During the past few days, there has been discussion, speeches and documentaries displayed at the Allied Media Conference in Detroit, Mich., that highlight how media — of all types — is creating social justice around the world. In every single media session that I attended, the issue of sexual assault was raised, especially child sexual abuse.
The conference was in no way directly related to ending sexual violence, but across the board, this issue was voiced and given attention. Sessions included:

  • media tools for healing;
  • media justice;
  • delivering justice through birthing rights;
  • a documentary about the child welfare system;
  • graphic campaigns for social movements;
  • duologue on media, movement building and economic justice;
  • recording and interviewing; and
  • collaborating between groups of Spanish-speaking collectives.

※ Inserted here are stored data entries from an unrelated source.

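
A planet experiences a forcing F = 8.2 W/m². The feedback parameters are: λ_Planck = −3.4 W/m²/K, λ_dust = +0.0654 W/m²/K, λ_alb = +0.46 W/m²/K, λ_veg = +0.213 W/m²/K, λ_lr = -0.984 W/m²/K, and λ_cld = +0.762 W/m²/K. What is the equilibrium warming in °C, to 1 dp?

Net feedback parameter λ = (−3.4) + (+0.0654) + (+0.46) + (+0.213) + (-0.984) + (+0.762) = -2.8836 W/m²/K.
ΔT = −F/λ = −8.2/(-2.8836) = 2.8 °C.

2.8 °C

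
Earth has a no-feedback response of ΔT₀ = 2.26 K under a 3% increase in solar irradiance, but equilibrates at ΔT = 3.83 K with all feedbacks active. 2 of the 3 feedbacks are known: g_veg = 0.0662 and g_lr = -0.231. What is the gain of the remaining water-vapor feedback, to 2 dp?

0.57

Amplification A = ΔT/ΔT₀ = 3.83/2.26 = 1.695.
Total gain g = 1 − 1/A = 1 − 1/1.695 = 0.41.
Known gains sum to 0.0662 − 0.231 = -0.1648.
g_wv = 0.41 + 0.1648 = 0.57.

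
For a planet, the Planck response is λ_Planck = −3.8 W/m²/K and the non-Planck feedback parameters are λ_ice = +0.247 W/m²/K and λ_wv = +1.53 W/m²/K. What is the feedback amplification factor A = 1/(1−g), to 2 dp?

Convert to gains: g_ice = 0.247/3.8 = 0.065; g_wv = 1.53/3.8 = 0.4026.
Total gain g = 0.4676.
A = 1/(1 − 0.4676) = 1.88.

1.88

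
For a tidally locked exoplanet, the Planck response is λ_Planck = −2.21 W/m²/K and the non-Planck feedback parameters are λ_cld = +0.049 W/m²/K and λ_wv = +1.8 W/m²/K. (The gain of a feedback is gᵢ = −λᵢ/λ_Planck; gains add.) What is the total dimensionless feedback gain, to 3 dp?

0.837

Convert to gains: g_cld = 0.049/2.21 = 0.02217; g_wv = 1.8/2.21 = 0.8145.
Total gain g = 0.83667.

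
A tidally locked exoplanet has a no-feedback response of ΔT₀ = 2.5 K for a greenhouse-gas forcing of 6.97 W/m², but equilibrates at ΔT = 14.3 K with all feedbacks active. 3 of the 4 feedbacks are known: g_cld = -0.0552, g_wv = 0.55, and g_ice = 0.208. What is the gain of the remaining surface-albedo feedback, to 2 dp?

0.12

Amplification A = ΔT/ΔT₀ = 14.3/2.5 = 5.72.
Total gain g = 1 − 1/A = 1 − 1/5.72 = 0.8252.
Known gains sum to -0.0552 + 0.55 + 0.208 = 0.7028.
g_alb = 0.8252 − 0.7028 = 0.12.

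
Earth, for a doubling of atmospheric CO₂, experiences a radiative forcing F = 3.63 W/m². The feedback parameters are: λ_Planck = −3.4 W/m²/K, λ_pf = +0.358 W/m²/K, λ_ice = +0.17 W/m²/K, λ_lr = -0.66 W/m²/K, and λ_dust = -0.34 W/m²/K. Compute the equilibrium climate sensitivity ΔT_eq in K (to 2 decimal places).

0.94 K

Net feedback parameter λ = (−3.4) + (+0.358) + (+0.17) + (-0.66) + (-0.34) = -3.872 W/m²/K.
ΔT = −F/λ = −3.63/(-3.872) = 0.94 K.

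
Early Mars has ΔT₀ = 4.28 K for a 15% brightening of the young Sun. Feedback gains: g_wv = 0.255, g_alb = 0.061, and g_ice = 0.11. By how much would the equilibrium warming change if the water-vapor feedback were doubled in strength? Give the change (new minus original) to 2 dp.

Original: g = 0.426, ΔT = 4.28/(1−0.426) = 7.4564 K.
With doubled water-vapor: g' = 0.681, ΔT' = 4.28/(1−0.681) = 13.4169 K.
Change = 13.4169 − 7.4564 = 5.96 K.

5.96 K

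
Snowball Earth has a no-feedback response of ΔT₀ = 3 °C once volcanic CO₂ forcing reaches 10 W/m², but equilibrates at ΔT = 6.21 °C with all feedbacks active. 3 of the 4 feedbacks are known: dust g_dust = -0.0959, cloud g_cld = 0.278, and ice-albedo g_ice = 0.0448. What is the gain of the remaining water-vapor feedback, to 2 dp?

Amplification A = ΔT/ΔT₀ = 6.21/3 = 2.07.
Total gain g = 1 − 1/A = 1 − 1/2.07 = 0.5169.
Known gains sum to -0.0959 + 0.278 + 0.0448 = 0.2269.
g_wv = 0.5169 − 0.2269 = 0.29.

0.29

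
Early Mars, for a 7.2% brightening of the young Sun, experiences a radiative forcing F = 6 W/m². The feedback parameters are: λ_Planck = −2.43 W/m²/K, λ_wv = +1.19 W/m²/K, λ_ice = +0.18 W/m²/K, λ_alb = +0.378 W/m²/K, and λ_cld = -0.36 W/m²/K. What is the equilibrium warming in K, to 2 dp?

Net feedback parameter λ = (−2.43) + (+1.19) + (+0.18) + (+0.378) + (-0.36) = -1.042 W/m²/K.
ΔT = −F/λ = −6/(-1.042) = 5.76 K.

5.76 K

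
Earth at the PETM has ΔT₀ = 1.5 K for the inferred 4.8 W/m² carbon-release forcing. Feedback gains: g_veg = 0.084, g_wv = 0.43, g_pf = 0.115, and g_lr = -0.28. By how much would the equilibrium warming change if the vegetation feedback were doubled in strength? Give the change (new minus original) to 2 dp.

Original: g = 0.349, ΔT = 1.5/(1−0.349) = 2.3041 K.
With doubled vegetation: g' = 0.433, ΔT' = 1.5/(1−0.433) = 2.6455 K.
Change = 2.6455 − 2.3041 = 0.34 K.

0.34 K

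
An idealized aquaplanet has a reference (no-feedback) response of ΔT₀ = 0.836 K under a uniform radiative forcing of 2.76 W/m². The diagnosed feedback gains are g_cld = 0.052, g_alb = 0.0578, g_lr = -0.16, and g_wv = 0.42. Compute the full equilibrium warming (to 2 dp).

1.33 K

Total gain g = 0.052 + 0.0578 − 0.16 + 0.42 = 0.3698.
Amplification A = 1/(1 − 0.3698) = 1.587.
ΔT = 0.836 × 1.587 = 1.33 K.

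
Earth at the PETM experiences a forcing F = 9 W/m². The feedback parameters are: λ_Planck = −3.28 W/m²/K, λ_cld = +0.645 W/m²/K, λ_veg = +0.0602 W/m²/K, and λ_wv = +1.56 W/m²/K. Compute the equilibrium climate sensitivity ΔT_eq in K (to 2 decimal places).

Net feedback parameter λ = (−3.28) + (+0.645) + (+0.0602) + (+1.56) = -1.0148 W/m²/K.
ΔT = −F/λ = −9/(-1.0148) = 8.87 K.

8.87 K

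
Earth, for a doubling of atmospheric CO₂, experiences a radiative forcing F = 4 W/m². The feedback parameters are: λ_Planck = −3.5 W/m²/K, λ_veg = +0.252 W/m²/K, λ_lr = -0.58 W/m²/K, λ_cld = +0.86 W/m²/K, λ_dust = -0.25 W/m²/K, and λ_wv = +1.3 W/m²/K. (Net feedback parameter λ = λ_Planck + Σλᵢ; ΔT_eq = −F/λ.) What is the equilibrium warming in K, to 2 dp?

Net feedback parameter λ = (−3.5) + (+0.252) + (-0.58) + (+0.86) + (-0.25) + (+1.3) = -1.918 W/m²/K.
ΔT = −F/λ = −4/(-1.918) = 2.09 K.

2.09 K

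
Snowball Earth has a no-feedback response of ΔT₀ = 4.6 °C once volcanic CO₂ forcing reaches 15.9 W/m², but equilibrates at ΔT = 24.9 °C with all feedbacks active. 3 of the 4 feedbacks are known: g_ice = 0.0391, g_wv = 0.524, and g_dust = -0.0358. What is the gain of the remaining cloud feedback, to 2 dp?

0.29

Amplification A = ΔT/ΔT₀ = 24.9/4.6 = 5.413.
Total gain g = 1 − 1/A = 1 − 1/5.413 = 0.8153.
Known gains sum to 0.0391 + 0.524 − 0.0358 = 0.5273.
g_cld = 0.8153 − 0.5273 = 0.29.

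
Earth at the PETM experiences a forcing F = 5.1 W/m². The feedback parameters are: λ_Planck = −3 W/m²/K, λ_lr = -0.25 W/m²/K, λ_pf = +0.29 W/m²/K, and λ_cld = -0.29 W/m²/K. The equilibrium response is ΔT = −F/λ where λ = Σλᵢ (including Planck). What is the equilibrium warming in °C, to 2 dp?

1.57 °C

Net feedback parameter λ = (−3) + (-0.25) + (+0.29) + (-0.29) = -3.25 W/m²/K.
ΔT = −F/λ = −5.1/(-3.25) = 1.57 °C.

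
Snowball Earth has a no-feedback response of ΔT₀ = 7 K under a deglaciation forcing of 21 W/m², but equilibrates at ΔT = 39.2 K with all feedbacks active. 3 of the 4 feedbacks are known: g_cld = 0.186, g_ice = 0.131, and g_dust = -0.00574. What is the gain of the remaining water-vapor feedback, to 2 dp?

0.51

Amplification A = ΔT/ΔT₀ = 39.2/7 = 5.6.
Total gain g = 1 − 1/A = 1 − 1/5.6 = 0.8214.
Known gains sum to 0.186 + 0.131 − 0.00574 = 0.31126.
g_wv = 0.8214 − 0.31126 = 0.51.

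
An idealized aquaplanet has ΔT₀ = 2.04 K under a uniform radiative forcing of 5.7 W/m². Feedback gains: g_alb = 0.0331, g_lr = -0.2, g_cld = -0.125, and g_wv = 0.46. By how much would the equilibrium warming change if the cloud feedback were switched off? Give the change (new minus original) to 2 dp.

0.43 K

Original: g = 0.1681, ΔT = 2.04/(1−0.1681) = 2.4522 K.
Without cloud: g' = 0.2931, ΔT' = 2.04/(1−0.2931) = 2.8858 K.
Change = 2.8858 − 2.4522 = 0.43 K.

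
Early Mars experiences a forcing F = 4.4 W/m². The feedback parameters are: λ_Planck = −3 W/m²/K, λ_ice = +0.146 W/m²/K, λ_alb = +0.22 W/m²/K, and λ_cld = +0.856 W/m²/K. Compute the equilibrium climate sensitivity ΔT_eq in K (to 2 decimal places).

2.47 K

Net feedback parameter λ = (−3) + (+0.146) + (+0.22) + (+0.856) = -1.778 W/m²/K.
ΔT = −F/λ = −4.4/(-1.778) = 2.47 K.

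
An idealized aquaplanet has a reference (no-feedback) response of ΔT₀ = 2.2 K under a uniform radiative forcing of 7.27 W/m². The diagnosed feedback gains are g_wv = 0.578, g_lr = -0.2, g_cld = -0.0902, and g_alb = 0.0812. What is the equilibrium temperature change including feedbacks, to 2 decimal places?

3.49 K

Total gain g = 0.578 − 0.2 − 0.0902 + 0.0812 = 0.369.
Amplification A = 1/(1 − 0.369) = 1.585.
ΔT = 2.2 × 1.585 = 3.49 K.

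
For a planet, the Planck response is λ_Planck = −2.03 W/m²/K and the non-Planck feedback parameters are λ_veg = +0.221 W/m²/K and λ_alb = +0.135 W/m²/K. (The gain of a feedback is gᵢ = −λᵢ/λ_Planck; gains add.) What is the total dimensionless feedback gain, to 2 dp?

Convert to gains: g_veg = 0.221/2.03 = 0.1089; g_alb = 0.135/2.03 = 0.0665.
Total gain g = 0.1754.

0.18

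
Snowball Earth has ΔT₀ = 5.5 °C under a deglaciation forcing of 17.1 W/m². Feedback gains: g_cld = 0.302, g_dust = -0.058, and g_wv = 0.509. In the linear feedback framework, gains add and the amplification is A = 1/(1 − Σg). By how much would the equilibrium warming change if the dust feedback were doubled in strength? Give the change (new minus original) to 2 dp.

Original: g = 0.753, ΔT = 5.5/(1−0.753) = 22.2672 °C.
With doubled dust: g' = 0.695, ΔT' = 5.5/(1−0.695) = 18.0328 °C.
Change = 18.0328 − 22.2672 = -4.23 °C.

-4.23 °C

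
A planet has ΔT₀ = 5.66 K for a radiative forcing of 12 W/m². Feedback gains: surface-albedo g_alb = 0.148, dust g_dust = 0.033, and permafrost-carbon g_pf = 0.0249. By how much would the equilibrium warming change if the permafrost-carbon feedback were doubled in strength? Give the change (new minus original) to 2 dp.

0.23 K

Original: g = 0.2059, ΔT = 5.66/(1−0.2059) = 7.1276 K.
With doubled permafrost-carbon: g' = 0.2308, ΔT' = 5.66/(1−0.2308) = 7.3583 K.
Change = 7.3583 − 7.1276 = 0.23 K.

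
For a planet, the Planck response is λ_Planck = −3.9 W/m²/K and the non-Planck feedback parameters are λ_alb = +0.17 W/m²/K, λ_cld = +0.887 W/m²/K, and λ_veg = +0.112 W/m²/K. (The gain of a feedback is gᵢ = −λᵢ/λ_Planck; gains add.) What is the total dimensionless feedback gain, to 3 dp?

0.300

Convert to gains: g_alb = 0.17/3.9 = 0.04359; g_cld = 0.887/3.9 = 0.2274; g_veg = 0.112/3.9 = 0.02872.
Total gain g = 0.29971.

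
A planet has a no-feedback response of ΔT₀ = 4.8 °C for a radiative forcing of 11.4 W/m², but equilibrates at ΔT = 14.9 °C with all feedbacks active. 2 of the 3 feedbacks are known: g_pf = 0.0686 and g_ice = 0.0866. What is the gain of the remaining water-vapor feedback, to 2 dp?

0.52

Amplification A = ΔT/ΔT₀ = 14.9/4.8 = 3.104.
Total gain g = 1 − 1/A = 1 − 1/3.104 = 0.6778.
Known gains sum to 0.0686 + 0.0866 = 0.1552.
g_wv = 0.6778 − 0.1552 = 0.52.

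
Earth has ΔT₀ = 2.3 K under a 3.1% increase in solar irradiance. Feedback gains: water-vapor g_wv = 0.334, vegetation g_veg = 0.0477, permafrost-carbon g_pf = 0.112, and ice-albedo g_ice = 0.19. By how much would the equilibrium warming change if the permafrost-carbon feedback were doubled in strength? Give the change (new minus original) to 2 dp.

3.99 K

Original: g = 0.6837, ΔT = 2.3/(1−0.6837) = 7.2716 K.
With doubled permafrost-carbon: g' = 0.7957, ΔT' = 2.3/(1−0.7957) = 11.2580 K.
Change = 11.2580 − 7.2716 = 3.99 K.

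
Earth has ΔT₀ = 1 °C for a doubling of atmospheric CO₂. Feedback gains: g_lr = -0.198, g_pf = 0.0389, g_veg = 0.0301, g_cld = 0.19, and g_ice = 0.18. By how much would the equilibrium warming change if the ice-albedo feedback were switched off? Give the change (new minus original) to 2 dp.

-0.25 °C

Original: g = 0.241, ΔT = 1/(1−0.241) = 1.3175 °C.
Without ice-albedo: g' = 0.061, ΔT' = 1/(1−0.061) = 1.0650 °C.
Change = 1.0650 − 1.3175 = -0.25 °C.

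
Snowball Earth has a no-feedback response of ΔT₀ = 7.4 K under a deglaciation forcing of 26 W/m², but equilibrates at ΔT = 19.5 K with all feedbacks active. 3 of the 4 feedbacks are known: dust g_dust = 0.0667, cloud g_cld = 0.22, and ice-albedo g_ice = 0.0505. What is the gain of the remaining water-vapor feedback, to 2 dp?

0.28

Amplification A = ΔT/ΔT₀ = 19.5/7.4 = 2.635.
Total gain g = 1 − 1/A = 1 − 1/2.635 = 0.6205.
Known gains sum to 0.0667 + 0.22 + 0.0505 = 0.3372.
g_wv = 0.6205 − 0.3372 = 0.28.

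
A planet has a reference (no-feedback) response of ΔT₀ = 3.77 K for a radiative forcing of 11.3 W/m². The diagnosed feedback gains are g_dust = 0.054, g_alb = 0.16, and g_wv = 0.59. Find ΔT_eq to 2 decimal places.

Total gain g = 0.054 + 0.16 + 0.59 = 0.804.
Amplification A = 1/(1 − 0.804) = 5.102.
ΔT = 3.77 × 5.102 = 19.23 K.

19.23 K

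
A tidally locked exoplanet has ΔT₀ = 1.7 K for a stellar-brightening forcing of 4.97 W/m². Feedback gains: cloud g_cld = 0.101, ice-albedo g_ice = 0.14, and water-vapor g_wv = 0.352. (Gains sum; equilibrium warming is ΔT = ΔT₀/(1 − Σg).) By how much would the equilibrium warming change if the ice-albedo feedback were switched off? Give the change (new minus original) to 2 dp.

Original: g = 0.593, ΔT = 1.7/(1−0.593) = 4.1769 K.
Without ice-albedo: g' = 0.453, ΔT' = 1.7/(1−0.453) = 3.1079 K.
Change = 3.1079 − 4.1769 = -1.07 K.

-1.07 K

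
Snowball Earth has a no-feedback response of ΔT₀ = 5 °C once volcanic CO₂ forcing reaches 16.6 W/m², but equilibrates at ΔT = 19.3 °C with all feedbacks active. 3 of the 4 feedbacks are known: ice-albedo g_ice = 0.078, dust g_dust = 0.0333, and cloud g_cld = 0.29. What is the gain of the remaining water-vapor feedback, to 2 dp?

Amplification A = ΔT/ΔT₀ = 19.3/5 = 3.86.
Total gain g = 1 − 1/A = 1 − 1/3.86 = 0.7409.
Known gains sum to 0.078 + 0.0333 + 0.29 = 0.4013.
g_wv = 0.7409 − 0.4013 = 0.34.

0.34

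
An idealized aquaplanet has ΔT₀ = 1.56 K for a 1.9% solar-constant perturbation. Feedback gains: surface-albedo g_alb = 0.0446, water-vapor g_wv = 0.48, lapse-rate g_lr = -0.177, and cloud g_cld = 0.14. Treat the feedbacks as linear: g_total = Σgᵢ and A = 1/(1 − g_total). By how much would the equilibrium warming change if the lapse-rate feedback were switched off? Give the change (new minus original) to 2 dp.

Original: g = 0.4876, ΔT = 1.56/(1−0.4876) = 3.0445 K.
Without lapse-rate: g' = 0.6646, ΔT' = 1.56/(1−0.6646) = 4.6512 K.
Change = 4.6512 − 3.0445 = 1.61 K.

1.61 K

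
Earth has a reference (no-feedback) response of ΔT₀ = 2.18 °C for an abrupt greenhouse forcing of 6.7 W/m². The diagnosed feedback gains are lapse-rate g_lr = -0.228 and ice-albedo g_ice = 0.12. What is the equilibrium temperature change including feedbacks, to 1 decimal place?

Total gain g = -0.228 + 0.12 = -0.108.
Amplification A = 1/(1 + 0.108) = 0.9025.
ΔT = 2.18 × 0.9025 = 2.0 °C.

2.0 °C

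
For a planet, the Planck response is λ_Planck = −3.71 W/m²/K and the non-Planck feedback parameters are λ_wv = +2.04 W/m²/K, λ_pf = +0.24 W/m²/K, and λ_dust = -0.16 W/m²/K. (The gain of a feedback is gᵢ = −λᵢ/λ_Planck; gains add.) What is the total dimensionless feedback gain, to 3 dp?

Convert to gains: g_wv = 2.04/3.71 = 0.5499; g_pf = 0.24/3.71 = 0.06469; g_dust = -0.16/3.71 = -0.04313.
Total gain g = 0.57146.

0.571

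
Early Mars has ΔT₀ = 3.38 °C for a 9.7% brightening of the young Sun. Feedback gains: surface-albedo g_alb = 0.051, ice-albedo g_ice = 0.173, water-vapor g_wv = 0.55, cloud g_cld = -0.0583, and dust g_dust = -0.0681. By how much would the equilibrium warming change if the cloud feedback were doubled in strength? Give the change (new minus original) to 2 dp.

-1.36 °C

Original: g = 0.6476, ΔT = 3.38/(1−0.6476) = 9.5914 °C.
With doubled cloud: g' = 0.5893, ΔT' = 3.38/(1−0.5893) = 8.2299 °C.
Change = 8.2299 − 9.5914 = -1.36 °C.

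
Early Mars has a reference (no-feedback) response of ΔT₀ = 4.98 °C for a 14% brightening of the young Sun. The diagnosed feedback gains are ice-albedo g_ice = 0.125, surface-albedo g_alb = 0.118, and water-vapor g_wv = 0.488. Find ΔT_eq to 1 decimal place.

18.5 °C

Total gain g = 0.125 + 0.118 + 0.488 = 0.731.
Amplification A = 1/(1 − 0.731) = 3.717.
ΔT = 4.98 × 3.717 = 18.5 °C.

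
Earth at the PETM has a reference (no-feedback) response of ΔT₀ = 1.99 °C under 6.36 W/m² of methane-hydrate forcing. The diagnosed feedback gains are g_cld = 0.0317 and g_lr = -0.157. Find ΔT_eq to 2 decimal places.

Total gain g = 0.0317 − 0.157 = -0.1253.
Amplification A = 1/(1 + 0.1253) = 0.8887.
ΔT = 1.99 × 0.8887 = 1.77 °C.

1.77 °C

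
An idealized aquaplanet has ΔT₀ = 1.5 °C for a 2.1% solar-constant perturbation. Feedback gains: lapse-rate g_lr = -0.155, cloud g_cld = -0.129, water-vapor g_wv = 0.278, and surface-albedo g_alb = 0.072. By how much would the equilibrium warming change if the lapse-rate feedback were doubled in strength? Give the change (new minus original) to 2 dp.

-0.23 °C

Original: g = 0.066, ΔT = 1.5/(1−0.066) = 1.6060 °C.
With doubled lapse-rate: g' = -0.089, ΔT' = 1.5/(1+0.089) = 1.3774 °C.
Change = 1.3774 − 1.6060 = -0.23 °C.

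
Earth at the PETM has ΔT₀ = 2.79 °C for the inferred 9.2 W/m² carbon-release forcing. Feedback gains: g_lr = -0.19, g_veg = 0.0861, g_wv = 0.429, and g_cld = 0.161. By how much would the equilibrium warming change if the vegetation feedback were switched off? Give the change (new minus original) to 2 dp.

Original: g = 0.4861, ΔT = 2.79/(1−0.4861) = 5.4291 °C.
Without vegetation: g' = 0.4, ΔT' = 2.79/(1−0.4) = 4.6500 °C.
Change = 4.6500 − 5.4291 = -0.78 °C.

-0.78 °C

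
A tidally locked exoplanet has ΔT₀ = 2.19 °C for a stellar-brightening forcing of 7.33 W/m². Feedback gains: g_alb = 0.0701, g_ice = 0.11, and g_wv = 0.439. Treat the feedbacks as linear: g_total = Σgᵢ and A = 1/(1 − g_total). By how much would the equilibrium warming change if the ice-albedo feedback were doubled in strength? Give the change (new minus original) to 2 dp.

Original: g = 0.6191, ΔT = 2.19/(1−0.6191) = 5.7495 °C.
With doubled ice-albedo: g' = 0.7291, ΔT' = 2.19/(1−0.7291) = 8.0842 °C.
Change = 8.0842 − 5.7495 = 2.33 °C.

2.33 °C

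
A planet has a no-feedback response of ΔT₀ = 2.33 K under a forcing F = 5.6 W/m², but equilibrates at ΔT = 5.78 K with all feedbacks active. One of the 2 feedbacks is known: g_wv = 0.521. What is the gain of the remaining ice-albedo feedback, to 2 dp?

0.08

Amplification A = ΔT/ΔT₀ = 5.78/2.33 = 2.481.
Total gain g = 1 − 1/A = 1 − 1/2.481 = 0.5969.
The known gain is 0.521.
g_ice = 0.5969 − 0.521 = 0.08.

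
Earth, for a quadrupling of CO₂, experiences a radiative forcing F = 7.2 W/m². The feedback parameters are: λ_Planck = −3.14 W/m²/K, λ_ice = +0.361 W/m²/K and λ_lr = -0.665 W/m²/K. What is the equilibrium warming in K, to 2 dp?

2.09 K

Net feedback parameter λ = (−3.14) + (+0.361) + (-0.665) = -3.444 W/m²/K.
ΔT = −F/λ = −7.2/(-3.444) = 2.09 K.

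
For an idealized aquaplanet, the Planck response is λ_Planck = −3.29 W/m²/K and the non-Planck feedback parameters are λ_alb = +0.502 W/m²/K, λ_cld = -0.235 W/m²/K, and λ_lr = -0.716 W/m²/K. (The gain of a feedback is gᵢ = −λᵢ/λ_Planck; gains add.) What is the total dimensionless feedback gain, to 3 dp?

-0.136

Convert to gains: g_alb = 0.502/3.29 = 0.1526; g_cld = -0.235/3.29 = -0.07143; g_lr = -0.716/3.29 = -0.2176.
Total gain g = -0.13643.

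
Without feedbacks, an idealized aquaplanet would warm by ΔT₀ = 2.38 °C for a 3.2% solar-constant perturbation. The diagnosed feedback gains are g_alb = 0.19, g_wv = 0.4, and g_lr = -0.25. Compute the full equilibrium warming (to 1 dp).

Total gain g = 0.19 + 0.4 − 0.25 = 0.34.
Amplification A = 1/(1 − 0.34) = 1.515.
ΔT = 2.38 × 1.515 = 3.6 °C.

3.6 °C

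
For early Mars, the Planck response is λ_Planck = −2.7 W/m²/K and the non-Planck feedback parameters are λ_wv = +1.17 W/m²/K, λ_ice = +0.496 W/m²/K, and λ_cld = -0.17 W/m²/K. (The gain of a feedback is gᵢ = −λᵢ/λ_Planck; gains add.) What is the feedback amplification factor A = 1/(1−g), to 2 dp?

2.24

Convert to gains: g_wv = 1.17/2.7 = 0.4333; g_ice = 0.496/2.7 = 0.1837; g_cld = -0.17/2.7 = -0.06296.
Total gain g = 0.55404.
A = 1/(1 − 0.55404) = 2.24.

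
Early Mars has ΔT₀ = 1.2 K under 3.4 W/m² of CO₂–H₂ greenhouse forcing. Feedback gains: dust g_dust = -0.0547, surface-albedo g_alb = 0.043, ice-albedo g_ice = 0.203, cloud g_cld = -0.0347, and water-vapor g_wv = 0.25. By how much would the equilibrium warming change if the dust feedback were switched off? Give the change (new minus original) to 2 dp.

Original: g = 0.4066, ΔT = 1.2/(1−0.4066) = 2.0222 K.
Without dust: g' = 0.4613, ΔT' = 1.2/(1−0.4613) = 2.2276 K.
Change = 2.2276 − 2.0222 = 0.21 K.

0.21 K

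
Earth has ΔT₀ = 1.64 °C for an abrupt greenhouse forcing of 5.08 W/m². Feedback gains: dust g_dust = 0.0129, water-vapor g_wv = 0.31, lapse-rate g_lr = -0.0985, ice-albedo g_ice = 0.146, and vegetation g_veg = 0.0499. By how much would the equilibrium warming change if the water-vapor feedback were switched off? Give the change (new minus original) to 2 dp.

Original: g = 0.4203, ΔT = 1.64/(1−0.4203) = 2.8290 °C.
Without water-vapor: g' = 0.1103, ΔT' = 1.64/(1−0.1103) = 1.8433 °C.
Change = 1.8433 − 2.8290 = -0.99 °C.

-0.99 °C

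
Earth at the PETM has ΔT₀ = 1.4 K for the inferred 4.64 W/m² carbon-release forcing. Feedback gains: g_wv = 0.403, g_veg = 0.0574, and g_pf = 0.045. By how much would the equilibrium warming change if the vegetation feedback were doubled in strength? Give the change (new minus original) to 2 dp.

0.37 K

Original: g = 0.5054, ΔT = 1.4/(1−0.5054) = 2.8306 K.
With doubled vegetation: g' = 0.5628, ΔT' = 1.4/(1−0.5628) = 3.2022 K.
Change = 3.2022 − 2.8306 = 0.37 K.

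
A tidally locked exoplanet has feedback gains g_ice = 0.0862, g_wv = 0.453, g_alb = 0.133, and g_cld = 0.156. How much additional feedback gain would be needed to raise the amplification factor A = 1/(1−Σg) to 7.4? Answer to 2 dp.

0.04

Current total gain = 0.8282.
Target gain for A = 7.4: g* = 1 − 1/7.4 = 0.8649.
Additional gain needed = 0.8649 − 0.8282 = 0.04.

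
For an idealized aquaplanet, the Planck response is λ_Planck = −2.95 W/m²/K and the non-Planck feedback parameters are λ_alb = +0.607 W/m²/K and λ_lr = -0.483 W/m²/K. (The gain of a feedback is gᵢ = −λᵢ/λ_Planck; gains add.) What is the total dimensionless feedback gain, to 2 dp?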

The fact that everyone, including people who were not working in this movement, was addressing the multifaceted problem of sexual violence, is an indication that the general public is hearing the messages. This is a global endemic,  and there was a consensus that a world without such violence would be favorable. However, I think there is a disproportionate amount of time dedicated to discussing media problems and wrong-doings (and I acknowledge that they exist) rather than spending resources and energy to discuss solutions, changes and best practices.
As we unite around social justice issues — not only at this conference, but in all spaces that discuss change and transformation — there is a need to address media in a way that provides activists with hands-on, pragmatic tools for opportunities to organize, collaborate and build the movement.